Hacker News new | ask | show | jobs
by rtuin 529 days ago
Otel seems complicated because different observability vendors make implementing observability super easy with their proprietary SDK’s, agents and API’s. This is what Otel wants to solve and I think the people behind it are doing a great job. Also kudos to grafana for adopting OpenTelemetry as a first class citizen of their ecosystem.

I’ve been pushing the use of Datadog for years but their pricing is out of control for anyone between mid size company and large enterprises. So as years passed and OpenTelemetry API’s and SDK’s stabilized it became our standard for application observability.

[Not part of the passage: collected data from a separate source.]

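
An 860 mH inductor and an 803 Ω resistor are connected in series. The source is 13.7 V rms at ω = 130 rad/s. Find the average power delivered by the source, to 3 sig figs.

X_L = ωL = 112 Ω
Z = 803 + j112 Ω
|Z| = √(803² + 112²) = 811 Ω
∠Z = arctan(112/803) = 7.93°
I = V/|Z| = 16.9 mA
P = VI cos φ = 13.7 × 0.0169 × cos(7.93°) = 229 mW

229 mW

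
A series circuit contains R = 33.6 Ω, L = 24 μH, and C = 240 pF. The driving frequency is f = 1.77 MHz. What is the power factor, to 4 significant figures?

ω = 2πf = 1.112e+07 rad/s
X_L = ωL = 266.9 Ω
X_C = 1/(ωC) = 374.7 Ω
Net reactance X = X_L − X_C = -107.7 Ω
Z = 33.60 − j107.7 Ω
|Z| = √(33.60² + 107.7²) = 112.9 Ω
∠Z = arctan(-107.7/33.60) = -72.68°
cos φ = cos(-72.68°) = 0.2977

0.2977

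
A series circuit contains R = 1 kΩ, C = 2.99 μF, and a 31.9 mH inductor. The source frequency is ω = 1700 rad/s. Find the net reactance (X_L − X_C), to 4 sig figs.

X_L = ωL = 54.23 Ω
X_C = 1/(ωC) = 196.7 Ω
X = 54.23 − 196.7 = -142.5 Ω

-142.5 Ω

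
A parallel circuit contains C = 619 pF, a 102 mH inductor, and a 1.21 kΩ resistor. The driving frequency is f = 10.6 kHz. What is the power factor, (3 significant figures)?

0.992

ω = 2πf = 66600 rad/s
X_L = ωL = 6790 Ω
X_C = 1/(ωC) = 24300 Ω
Parallel: admittances add. Y = 1/R + 1/(jωL) + jωC
Y = (0.000826 − j0.000106) S
|Y| = 0.000833 S → |Z| = 1/|Y| = 1200 Ω, ∠Z = −∠Y = 7.31°
cos φ = cos(7.31°) = 0.992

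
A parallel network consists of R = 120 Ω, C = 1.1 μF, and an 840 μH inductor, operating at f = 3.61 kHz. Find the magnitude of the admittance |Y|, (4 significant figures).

ω = 2πf = 22680 rad/s
X_L = ωL = 19.05 Ω
X_C = 1/(ωC) = 40.08 Ω
Parallel: admittances add. Y = 1/R + 1/(jωL) + jωC
Y = (0.008333 − j0.02753) S
|Y| = 0.02877 S → |Z| = 1/|Y| = 34.76 Ω, ∠Z = −∠Y = 73.16°

28.77 mS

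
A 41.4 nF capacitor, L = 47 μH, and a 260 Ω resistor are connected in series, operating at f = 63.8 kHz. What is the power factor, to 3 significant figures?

ω = 2πf = 400900 rad/s
X_L = ωL = 18.8 Ω
X_C = 1/(ωC) = 60.3 Ω
Net reactance X = X_L − X_C = -41.4 Ω
Z = 260 − j41.4 Ω
|Z| = √(260² + 41.4²) = 263 Ω
∠Z = arctan(-41.4/260) = -9.05°
cos φ = cos(-9.05°) = 0.988

0.988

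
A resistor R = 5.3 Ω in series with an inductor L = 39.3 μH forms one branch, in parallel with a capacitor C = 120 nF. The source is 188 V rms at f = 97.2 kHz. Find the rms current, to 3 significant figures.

6.52 A

ω = 2πf = 610700 rad/s
X_L = ωL = 24.0 Ω
X_C = 1/(ωC) = 13.6 Ω
Branch 1 (R+jX_L): Z₁ = 5.30 + j24.0 Ω, |Z₁| = 24.6 Ω
Branch 2 (−jX_C): Z₂ = −j13.6 Ω
Parallel: Z = Z₁Z₂/(Z₁+Z₂), |Z| = 28.8 Ω, ∠Z = -75.4°
I = V/|Z| = 188/28.8 = 6.52 A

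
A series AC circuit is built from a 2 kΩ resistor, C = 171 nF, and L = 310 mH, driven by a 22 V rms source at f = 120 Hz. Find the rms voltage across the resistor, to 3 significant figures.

ω = 2πf = 754.0 rad/s
X_L = ωL = 234 Ω
X_C = 1/(ωC) = 7760 Ω
Net reactance X = X_L − X_C = -7520 Ω
Z = 2000 − j7520 Ω
|Z| = √(2000² + 7520²) = 7780 Ω
I = V/|Z| = 2.83 mA
V_R = I·|Z_R| = 0.00283 × 2000 = 5.65 V

5.65 V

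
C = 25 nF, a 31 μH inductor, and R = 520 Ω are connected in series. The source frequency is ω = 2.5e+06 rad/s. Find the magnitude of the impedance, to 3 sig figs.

X_L = ωL = 77.5 Ω
X_C = 1/(ωC) = 16.0 Ω
Net reactance X = X_L − X_C = 61.5 Ω
Z = 520 + j61.5 Ω
|Z| = √(520² + 61.5²) = 524 Ω

524 Ω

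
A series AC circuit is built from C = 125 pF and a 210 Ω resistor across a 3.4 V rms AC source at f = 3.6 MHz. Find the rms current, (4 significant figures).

8.266 mA

ω = 2πf = 2.262e+07 rad/s
X_C = 1/(ωC) = 353.7 Ω
Z = 210.0 − j353.7 Ω
|Z| = √(210.0² + 353.7²) = 411.3 Ω
I = V/|Z| = 3.4/411.3 = 8.266 mA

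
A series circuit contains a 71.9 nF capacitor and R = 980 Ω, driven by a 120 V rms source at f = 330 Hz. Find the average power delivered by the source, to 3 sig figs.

307 mW

ω = 2πf = 2073 rad/s
X_C = 1/(ωC) = 6710 Ω
Z = 980 − j6710 Ω
|Z| = √(980² + 6710²) = 6780 Ω
∠Z = arctan(-6710/980) = -81.7°
I = V/|Z| = 17.7 mA
P = VI cos φ = 120 × 0.0177 × cos(-81.7°) = 307 mW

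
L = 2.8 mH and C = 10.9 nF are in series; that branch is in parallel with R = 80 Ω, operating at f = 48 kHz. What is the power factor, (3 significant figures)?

0.989

ω = 2πf = 301600 rad/s
X_L = ωL = 844 Ω
X_C = 1/(ωC) = 304 Ω
Branch 1: Z₁ = R = 80.0 Ω
Branch 2 (series LC): Z₂ = j(X_L − X_C) = j540 Ω
Parallel: Z = Z₁Z₂/(Z₁+Z₂), |Z| = 79.1 Ω, ∠Z = 8.42°
cos φ = cos(8.42°) = 0.989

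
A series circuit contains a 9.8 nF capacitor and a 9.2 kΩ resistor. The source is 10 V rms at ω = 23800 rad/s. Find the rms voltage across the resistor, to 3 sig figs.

9.06 V

X_C = 1/(ωC) = 4290 Ω
Z = 9200 − j4290 Ω
|Z| = √(9200² + 4290²) = 10100 Ω
I = V/|Z| = 985 μA
V_R = I·|Z_R| = 0.000985 × 9200 = 9.06 V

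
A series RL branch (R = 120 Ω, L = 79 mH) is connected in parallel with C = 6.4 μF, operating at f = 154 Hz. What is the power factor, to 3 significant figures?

0.926

ω = 2πf = 967.6 rad/s
X_L = ωL = 76.4 Ω
X_C = 1/(ωC) = 161 Ω
Branch 1 (R+jX_L): Z₁ = 120 + j76.4 Ω, |Z₁| = 142 Ω
Branch 2 (−jX_C): Z₂ = −j161 Ω
Parallel: Z = Z₁Z₂/(Z₁+Z₂), |Z| = 156 Ω, ∠Z = -22.2°
cos φ = cos(-22.2°) = 0.926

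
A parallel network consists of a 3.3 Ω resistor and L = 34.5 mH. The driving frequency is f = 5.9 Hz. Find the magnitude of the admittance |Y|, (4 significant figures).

ω = 2πf = 37.07 rad/s
X_L = ωL = 1.279 Ω
Parallel: admittances add. Y = 1/R + 1/(jωL)
Y = (0.3030 − j0.7819) S
|Y| = 0.8386 S → |Z| = 1/|Y| = 1.193 Ω, ∠Z = −∠Y = 68.82°

838.6 mS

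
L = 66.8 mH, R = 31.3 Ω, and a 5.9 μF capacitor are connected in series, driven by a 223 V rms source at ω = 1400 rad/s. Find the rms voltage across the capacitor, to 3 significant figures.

648 V

X_L = ωL = 93.5 Ω
X_C = 1/(ωC) = 121 Ω
Net reactance X = X_L − X_C = -27.5 Ω
Z = 31.3 − j27.5 Ω
|Z| = √(31.3² + 27.5²) = 41.7 Ω
I = V/|Z| = 5.35 A
V_C = I·|Z_C| = 5.35 × 121 = 648 V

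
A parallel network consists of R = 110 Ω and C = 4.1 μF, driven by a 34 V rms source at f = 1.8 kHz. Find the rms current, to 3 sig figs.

ω = 2πf = 11310 rad/s
X_C = 1/(ωC) = 21.6 Ω
Parallel: admittances add. Y = 1/R + jωC
Y = (0.00909 + j0.0464) S
|Y| = 0.0473 S → |Z| = 1/|Y| = 21.2 Ω, ∠Z = −∠Y = -78.9°
I = V/|Z| = 34/21.2 = 1.61 A

1.61 A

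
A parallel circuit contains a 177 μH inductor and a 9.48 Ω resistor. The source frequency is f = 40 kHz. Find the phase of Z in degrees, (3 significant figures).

ω = 2πf = 251300 rad/s
X_L = ωL = 44.5 Ω
Parallel: admittances add. Y = 1/R + 1/(jωL)
Y = (0.105 − j0.0225) S
|Y| = 0.108 S → |Z| = 1/|Y| = 9.27 Ω, ∠Z = −∠Y = 12.0°

12.0°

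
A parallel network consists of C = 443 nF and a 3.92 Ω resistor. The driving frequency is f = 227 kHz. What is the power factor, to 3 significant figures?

ω = 2πf = 1.426e+06 rad/s
X_C = 1/(ωC) = 1.58 Ω
Parallel: admittances add. Y = 1/R + jωC
Y = (0.255 + j0.632) S
|Y| = 0.681 S → |Z| = 1/|Y| = 1.47 Ω, ∠Z = −∠Y = -68.0°
cos φ = cos(-68.0°) = 0.374

0.374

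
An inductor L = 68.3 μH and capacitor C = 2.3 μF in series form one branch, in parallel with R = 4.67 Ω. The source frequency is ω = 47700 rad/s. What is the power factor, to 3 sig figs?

0.782

X_L = ωL = 3.26 Ω
X_C = 1/(ωC) = 9.11 Ω
Branch 1: Z₁ = R = 4.67 Ω
Branch 2 (series LC): Z₂ = j(X_L − X_C) = −j5.86 Ω
Parallel: Z = Z₁Z₂/(Z₁+Z₂), |Z| = 3.65 Ω, ∠Z = -38.6°
cos φ = cos(-38.6°) = 0.782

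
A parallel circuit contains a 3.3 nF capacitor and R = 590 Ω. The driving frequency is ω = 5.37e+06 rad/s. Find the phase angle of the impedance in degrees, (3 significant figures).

X_C = 1/(ωC) = 56.4 Ω
Parallel: admittances add. Y = 1/R + jωC
Y = (0.00169 + j0.0177) S
|Y| = 0.0178 S → |Z| = 1/|Y| = 56.2 Ω, ∠Z = −∠Y = -84.5°

-84.5°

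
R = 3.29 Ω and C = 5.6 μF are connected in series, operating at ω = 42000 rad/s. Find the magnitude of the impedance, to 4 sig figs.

X_C = 1/(ωC) = 4.252 Ω
Z = 3.290 − j4.252 Ω
|Z| = √(3.290² + 4.252²) = 5.376 Ω

5.376 Ω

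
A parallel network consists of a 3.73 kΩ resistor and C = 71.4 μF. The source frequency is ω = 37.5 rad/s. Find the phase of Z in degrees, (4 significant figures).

-84.28°

X_C = 1/(ωC) = 373.5 Ω
Parallel: admittances add. Y = 1/R + jωC
Y = (0.0002681 + j0.002678) S
|Y| = 0.002691 S → |Z| = 1/|Y| = 371.6 Ω, ∠Z = −∠Y = -84.28°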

To be honest the documentation could be better overall and the onboarding docs differ per programming language, which is not ideal.

My current team is on a NodeJS/Typescript stack and we’ve created a set of packages and an example Grafana stack to get started with OpenTelemetry real quick. Maybe it’s useful to anyone here: https://github.com/zonneplan/open-telemetry-js

3 comments

> Otel seems complicated because different observability vendors make implementing observability super easy with their proprietary SDK’s, agents and API’s. This is what Otel wants to solve and I think the people behind it are doing a great job.

Wait... so, the problem is that everyone makes it super easy, and so this product solves that by being complicated? ;P

The problem is that they make it super easy in very hacky ways and it becomes painful to improve things without startup money.

Also, per the hackiness, it tends to have visible perf impact. I know with dynatrace agent we had 0-1MS metrics pop up to 5-10ms (this service had a lot of traffic so it added up) and I'm pretty sure on .NET side there's issues around general performance of OTEL. I also know some of the work/'fun' colleagues have had to endure to make OTEL performant for their libs, in spite of the fact it was a message passing framework where that should be fairly simple...

Well let's be fair. You can't get the type of telemetry Dyntrace provides "for free". You have to pay for it somewhere. Pretty sure you can exclude the agent from instrumenting performance critical parts of the code, if that is your concern.
> I’ve been pushing the use of Datadog for years but their pricing is out of control for anyone between mid size company and large enterprises

Not a fan of datadog vs just good metric collection. OTOH while I see the value of OTEL vs what I prefer to do... in theory.

My biggest problem with all of the APM vendors, once you have kernel hooks via your magical agent all sorts of fun things come up that developers can't explain.

My favorite example: At another shop we eventually adopted Dynatrace. Thankfully our app already had enough built-in metrics that a lead SRE considered it a 'model' for how to do instrumentation... I say that because, as soon as Dynatrace agents got installed on the app hosts, we started having various 'heisenbugs' requiring node restarts as well as a directly measured drop in performance. [0]

Ironically, the metrics saved us from grief, yet nobody had an idea how to fix it. ;_;

[0] - Curiously, the 'worst' one was MSSQL failovers on update somehow polluting our ADO.NET connection pools in a bad way...

> I say that because, as soon as Dynatrace agents got installed on the app hosts, we started having various 'heisenbugs' requiring node restarts

Our containers regularly fail due vague LD_PRELOAD errors. Nobody has invested the time to figure out what the issue is because it usually goes away after restarting; the issue is intermittent and non-blocking, yet constant.

It's miserable.

We do at least one rolling restart a day because it’s the best way to GC. And we’re not using any APM yet
Thank you! I'm very interested in that.